Brant Weinstein and colleagues in the Unit on Vertebrate Organogenesis have expanded their work on the formation of the vascular system in the zebrafish. They identified the semaphorin-plexin ligand-receptor pair as critical for patterning of the trunk vasculature and determined that the zebrafish out of bounds (obd) mutant, in which vessels are incorrectly patterned, affects plexinD1. The unit has studied several other vascular mutations, including one that affects a TGF-beta class receptor, which is mutated in humans with Hereditary Hemorrhagic Telangiectasia type 2. Transgenic and imaging tools and additional mutagenic screens are undergoing development to permit study of the formation and patterning of the vascular system.

Ajay Chitnis and colleagues in the Unit on Vertebrate Neural Development are studying formation of the nervous system in zebrafish and in particular the way in which neuronal versus non-neuronal fate is determined within the neural domain of the embryo. Notch signaling is known to be critical in this determination, and the Chitnis group is using the Notch-responsive her4 promoter to create transgenic reagents for the further analysis of this signaling pathway. Additional work has focused on the role of Zic transcription factors in determining the development of the trigeminal ganglion.

Tom Sargent and his colleagues in the Section on Vertebrate Development study neural crest specification in Xenopus. The transcription factor AP-2 is important in neural crest development and plays a role in the epidermis. By using an AP-2 construct that can be activated at will, Sargent and colleagues were able to activate AP-2 target genes in a controlled manner. With the aid of DNA microarray technology, they have mounted a broad search for such target genes. One of the genes isolated in this way is now under intense study.

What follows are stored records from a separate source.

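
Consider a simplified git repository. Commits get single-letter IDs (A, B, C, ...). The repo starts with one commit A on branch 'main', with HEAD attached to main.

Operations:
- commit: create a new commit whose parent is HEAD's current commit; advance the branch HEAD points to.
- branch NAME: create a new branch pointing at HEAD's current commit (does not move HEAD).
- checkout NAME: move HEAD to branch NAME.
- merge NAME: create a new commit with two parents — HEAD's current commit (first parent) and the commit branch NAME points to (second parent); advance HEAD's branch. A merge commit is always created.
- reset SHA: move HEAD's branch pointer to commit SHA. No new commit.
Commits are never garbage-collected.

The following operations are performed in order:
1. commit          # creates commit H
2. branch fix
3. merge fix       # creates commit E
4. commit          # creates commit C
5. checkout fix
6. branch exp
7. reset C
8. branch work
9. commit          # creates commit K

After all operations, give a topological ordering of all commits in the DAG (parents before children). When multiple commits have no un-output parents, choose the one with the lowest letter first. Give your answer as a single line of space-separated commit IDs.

After op 1 (commit): HEAD=main@H [main=H]
After op 2 (branch): HEAD=main@H [fix=H main=H]
After op 3 (merge): HEAD=main@E [fix=H main=E]
After op 4 (commit): HEAD=main@C [fix=H main=C]
After op 5 (checkout): HEAD=fix@H [fix=H main=C]
After op 6 (branch): HEAD=fix@H [exp=H fix=H main=C]
After op 7 (reset): HEAD=fix@C [exp=H fix=C main=C]
After op 8 (branch): HEAD=fix@C [exp=H fix=C main=C work=C]
After op 9 (commit): HEAD=fix@K [exp=H fix=K main=C work=C]
commit A: parents=[]
commit C: parents=['E']
commit E: parents=['H', 'H']
commit H: parents=['A']
commit K: parents=['C']

Answer: A H E C K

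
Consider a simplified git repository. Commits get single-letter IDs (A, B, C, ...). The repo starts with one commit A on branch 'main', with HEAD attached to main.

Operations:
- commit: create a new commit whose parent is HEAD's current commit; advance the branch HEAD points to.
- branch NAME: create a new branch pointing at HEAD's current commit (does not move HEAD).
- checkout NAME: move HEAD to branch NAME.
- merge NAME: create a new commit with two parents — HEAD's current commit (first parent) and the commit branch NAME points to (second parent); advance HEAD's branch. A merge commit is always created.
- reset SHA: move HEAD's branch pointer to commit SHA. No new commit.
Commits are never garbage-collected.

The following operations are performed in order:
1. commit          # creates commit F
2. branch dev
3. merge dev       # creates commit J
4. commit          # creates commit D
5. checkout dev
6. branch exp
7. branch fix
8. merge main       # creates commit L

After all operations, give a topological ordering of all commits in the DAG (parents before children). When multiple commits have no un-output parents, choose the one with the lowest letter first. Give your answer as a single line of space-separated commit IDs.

After op 1 (commit): HEAD=main@F [main=F]
After op 2 (branch): HEAD=main@F [dev=F main=F]
After op 3 (merge): HEAD=main@J [dev=F main=J]
After op 4 (commit): HEAD=main@D [dev=F main=D]
After op 5 (checkout): HEAD=dev@F [dev=F main=D]
After op 6 (branch): HEAD=dev@F [dev=F exp=F main=D]
After op 7 (branch): HEAD=dev@F [dev=F exp=F fix=F main=D]
After op 8 (merge): HEAD=dev@L [dev=L exp=F fix=F main=D]
commit A: parents=[]
commit D: parents=['J']
commit F: parents=['A']
commit J: parents=['F', 'F']
commit L: parents=['F', 'D']

Answer: A F J D L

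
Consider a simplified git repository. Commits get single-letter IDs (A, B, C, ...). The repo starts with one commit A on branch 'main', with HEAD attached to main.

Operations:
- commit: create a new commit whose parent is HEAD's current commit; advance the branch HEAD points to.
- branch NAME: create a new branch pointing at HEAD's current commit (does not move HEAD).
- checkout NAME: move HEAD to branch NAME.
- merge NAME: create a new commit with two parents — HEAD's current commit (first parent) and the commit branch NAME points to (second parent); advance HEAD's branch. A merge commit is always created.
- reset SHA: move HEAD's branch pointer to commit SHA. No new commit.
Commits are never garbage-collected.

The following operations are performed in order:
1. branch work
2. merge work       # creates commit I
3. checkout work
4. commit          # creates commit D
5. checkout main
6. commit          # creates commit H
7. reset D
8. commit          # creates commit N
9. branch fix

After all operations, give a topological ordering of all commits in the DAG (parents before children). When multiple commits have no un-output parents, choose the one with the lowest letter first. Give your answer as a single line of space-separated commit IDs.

After op 1 (branch): HEAD=main@A [main=A work=A]
After op 2 (merge): HEAD=main@I [main=I work=A]
After op 3 (checkout): HEAD=work@A [main=I work=A]
After op 4 (commit): HEAD=work@D [main=I work=D]
After op 5 (checkout): HEAD=main@I [main=I work=D]
After op 6 (commit): HEAD=main@H [main=H work=D]
After op 7 (reset): HEAD=main@D [main=D work=D]
After op 8 (commit): HEAD=main@N [main=N work=D]
After op 9 (branch): HEAD=main@N [fix=N main=N work=D]
commit A: parents=[]
commit D: parents=['A']
commit H: parents=['I']
commit I: parents=['A', 'A']
commit N: parents=['D']

Answer: A D I H N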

Using both Xenopus and the zebrafish, Igor Dawid and colleagues in the Section on Developmental Biology have focused on the regulation of the Fibroblast Growth Factor (Fgf) pathway, a signaling pathway of great importance in development and disease. They identified a feedback inhibitor, named Sef, and showed in a collaboration that human cells contain two splice variants of Sef with subtly different functions. They showed further that a second feedback inhibitor of Fgf, Map Kinase Phosphatase 3 (Mkp3), is required at a very early stage of development for normal axial patterning of the embryo.